ステージには薄いヴェールがかかっていて、メンバーはその向こうに側に。

たそがれ時に始まったライブ。

ステージ上の演出はまさに「たそがれ」のトワイライトの感覚がとっても素敵でした。

「たそがれ」とは「誰が袖」という日本語で、「誰そ彼」という感覚。

日がじょじょに沈んできて、隣にいる人の顔の区別がつななくなる時間。

二つの光がまじり一つになる。

「あの人は誰だろう」

「誰であろうと思う人は、あの人だった」

と読む。

「誰」と「彼」が一緒になる状態。


薄いヴェールの向こう側にまるで「彼岸」のように別の世界が存在しているように感じました。

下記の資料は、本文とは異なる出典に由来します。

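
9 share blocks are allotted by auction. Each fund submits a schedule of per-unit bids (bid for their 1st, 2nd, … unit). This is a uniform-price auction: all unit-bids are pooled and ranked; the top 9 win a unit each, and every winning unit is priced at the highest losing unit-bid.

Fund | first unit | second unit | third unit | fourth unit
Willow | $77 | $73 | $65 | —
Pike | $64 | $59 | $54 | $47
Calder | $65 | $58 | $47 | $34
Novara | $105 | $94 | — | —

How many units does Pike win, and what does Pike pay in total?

Merging the schedules and taking the best 9: 105 (Novara-1), 94 (Novara-2), 77 (Willow-1), 73 (Willow-2), 65 (Willow-3), 65 (Calder-1), 64 (Pike-1), 59 (Pike-2), 58 (Calder-2)
The (k+1)-th unit-bid is $54.
Pike wins 2 unit(s) at $54 each.

Pike: 2 units, pays $108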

彼岸から奏でられる音楽は神秘的で、幻想的。美しくて、力強い。

こんな音楽を奏でらるれるのは本当に人間なんだろうか?

1曲目は「Yfirborð」という来月発売される新譜「クウェイカー」より新曲を披露。

幻想的な音楽と映像がいっきに会場を包みこむ。

2曲目「Ný batterí」の中盤でヴェールが外れ、世界が一つになる。

そして、「Vaka」

毒マスクをかぶった人々の映像が映し出され、色々と想像してしまった。

この辺りから心を完全に掴まれました。




続いてさらに新曲「Hrafntinna」を披露。

この曲かなり良かったです。新譜本当に楽しみになりました♪


「Sæglópur 」では水をイメージした映像が曲のイメージとマッチしていて、素晴らしかった。


続く「Svefn-g-englar」

この曲は僕がSigur Rosにハマるきっかけになった曲なので思い入れも強く、感動しました。

まさに神々しいという言葉がふさわしい曲です。


そして、「Varúð」

これは本当に良かった!映像も合わせて唯一無二の世界観を作り出していました。

この映像凄く好きなんですけど、↓これはライブで感動でした。




そして、「Hoppípolla + Með Blóðnasir」へと続き、幸福感は最高潮へと達しました。

映像も音も全てが輝いていて、幸せな音楽。

ここまで幸福感を体感できる音楽って他にないでしょう。


「Olsen Olsen」ではSigur Rosの持っている自然感のようなものを感じる。

自然に対する敬意、尊敬。

アイスランドの大自然を連想させる壮大な音楽です。


そして、新譜から「Kveikur」を披露。

今回のアルバムは少しダークなテイストを感じます。楽しみ!


ライブで盛り上がる曲「Festival」へと続く。

じょじょに盛り上がっていく感じが気持ちを高揚させてくれます。


本編のラストには新曲「Brennisteinn」でシメ。

新たなSigur Rosの世界を垣間見ることができました!

美しいけど、恐ろしい。


アンコールでは名曲「Glósóli」でさらなる幸福感を感じる。

本当に美しいの一言に尽きる。


ラストの「Popplagið」では轟音による圧巻のラストを飾りました。

Sigur Rosのような音楽は静かに聴くものだと思っているひとが多いからか、あまり体を動かしている人はいませんでしたが、とんでもないでしょ。

この曲聴いてたらいかに激しいか理解していただけると思います。









来月には新しいアルバムも出るし、再び来日してくれる日も近いことを祈っております。